Projekt bietet Ausgleich und Einstiegschancen

«Es ist auch für die Eltern immer wieder erstaunlich, was Jugendliche selber auf die Beine stellen können», sagt Ruppen. Das Budget sei noch nicht vollständig, aber das Team hofft auf Unterstützung von allen Seiten. Auch jetzt, wo die Segler bereits die Steuersysteme und Geräte einbauen, können Kinder mitarbeiten. «Momentan sind wir etwa zehn bis achtzehn Helfer pro Tag, die vor allem unter der Woche hier sind», sagt Ruppen. «Am Morgen verteilen wir verschiedene Arbeitspakete, da gibt es was für jeden.»

So sieht der Katamaran von hinten aus. (Bild: Reto Martin)

So sieht der Katamaran von hinten aus. (Bild: Reto Martin)

Unter den Helfern sind auch anerkannte Flüchtlinge, die im Rahmen eines Arbeitsintegrationsprojektes in den Schweizer Arbeitsmarkt integriert werden. Momentan arbeite auch ein Syrer mit, der seit 30 Jahren Maler ist. «Im Prinzip lernen wir gerade mehr von ihm, als umgekehrt», sagt Ruppen und lacht. Auch viele Studierende sind nun während ihrer Semesterferien intensiv am Projekt beteiligt. «Es ist ein phantastischer Ausgleich zum Studium», strahlt Franziska Straden, Kassiererin des Vereins. «Beim Studieren wird man einfach nie fertig mit Lernen und man hat kein greifbares Resultat. Beim Katamaran sieht man richtig, wie er wächst.» Auch die Gruppendynamik gäbe ihr sehr viel zurück.

Eine Bande voller Problemlöser

Dem kann Ruppen beipflichten. «Wichtig ist sicher, dass der Kern des Projekts aus Leuten besteht, welche sich schon lange und gut kennen. Wenn es im Kern nicht stimmt, wirkt sich das auf den Rest aus.» Ausserdem sei das Projekt nichts für Problem-Scheue. Es sind zwar in den zweieinhalb Jahren keine grösseren Missgeschicke geschehen. «Aber wir sind immer mal wieder auf kleine Hindernisse gestossen, die man umschiffen muss. Einmal ist es eine falsche Lieferung, einmal geht ein Plan nicht auf und man muss umdenken», erklärt Ruppen.

Es sei sehr wertvoll, dass ihr Team aus Problemlösern besteht, die sich gerne an Herausforderungen wagen und kreativ in der Lösungsfindung sind.
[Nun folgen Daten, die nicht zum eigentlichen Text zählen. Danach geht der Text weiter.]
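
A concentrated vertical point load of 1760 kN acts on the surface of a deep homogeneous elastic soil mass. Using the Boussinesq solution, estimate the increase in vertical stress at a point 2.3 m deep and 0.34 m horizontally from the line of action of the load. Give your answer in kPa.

Boussinesq vertical stress below a point load on an elastic half-space:
Δσ_z = 3P/(2πz²) · [1 + (r/z)²]^(−5/2)
r/z = 0.34/2.3 = 0.14783; [1+(r/z)²]^(−5/2) = 0.94739.
Δσ_z = 3×1760/(2π×2.3²) × 0.94739 = 158.85 × 0.94739 = 150.5 kPa

Δσ_z ≈ 150 kPa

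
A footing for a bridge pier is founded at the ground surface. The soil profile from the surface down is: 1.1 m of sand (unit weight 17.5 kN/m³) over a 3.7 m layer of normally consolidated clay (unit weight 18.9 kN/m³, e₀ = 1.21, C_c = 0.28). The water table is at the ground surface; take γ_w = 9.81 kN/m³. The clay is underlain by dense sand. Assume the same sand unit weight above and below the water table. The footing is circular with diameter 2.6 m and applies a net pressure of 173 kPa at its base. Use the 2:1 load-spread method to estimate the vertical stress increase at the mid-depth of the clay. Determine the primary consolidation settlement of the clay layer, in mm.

Mid-depth of clay below the ground surface: z = 1.1 + 3.7/2 = 2.95 m.
Total vertical stress at mid-clay: σ_v = 17.5×1.1 + 18.9×1.85 = 54.215 kPa.
Pore pressure: u = 9.81×(2.95 − 0) = 28.94 kPa.
Initial effective stress: σ'_0 = σ_v − u = 54.215 − 28.94 = 25.275 kPa.
Stress increase at mid-clay by the 2:1 spreading method:
Δσ ≈ qD²/(D+z)² = 173×2.6²/(2.6+2.95)² = 37.967 kPa
Final effective stress: σ'_f = σ'_0 + Δσ = 25.275 + 37.967 = 63.242 kPa.
Normally consolidated clay, so the full stress increment lies on the virgin compression line:
S_c = C_c·H/(1+e₀)·log₁₀(σ'_f/σ'_0) = 0.28×3.7/(1+1.21)×log₁₀(63.242/25.275)
    = 0.46878 × 0.39831 = 0.1867 m

S_c ≈ 187 mm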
Im Zweifelsfall alle zusammen. «Wir haben von vorne nach hinten gearbeitet, denn hinten müssen die ganzen Geräte und Systeme eingebaut werden, die sehr anspruchsvoll sind.»

Konzentriert sind die Jugendlichen an der Arbeit. (Bild: Reto Martin)

Konzentriert sind die Jugendlichen an der Arbeit. (Bild: Reto Martin)

Ende August soll überall der Grobspachtel aufgetragen sein. Das sind zwei Monate später, als ursprünglich einmal geplant. Aber nicht so schlimm: «Eigentlich rechnet man mit zehn Jahren für den Bau eines privaten Katamarans – wir erledigen die Arbeit innert zweieinhalb Jahren. Was sind da schon zwei Monate mehr.»

Über Karlsruhe und Rotterdam ins Mittelmeer

In Bottighofen wird der Katamaran getestet. Danach wird er nach Karlsruhe verladen, um von dort von Jugendlichen auf dem Rhein nach Rotterdam und schliesslich ins Mittelmeer gesegelt zu werden. Dort wird er für Qualifizierungs-, Ausbildungs- und Meilentörns genutzt. Die genaue Planung und Langzeitprojekte werden dann durch die Jugendlichen spezifiziert. «Wir planen, den Katamaran bis zu 25 Wochen pro Jahr vor allem von und für Jugendliche in Betrieb zu haben», sagt Damian Ruppen. Läuft alles rund, könnte dies schon in zwei Monaten der Fall sein.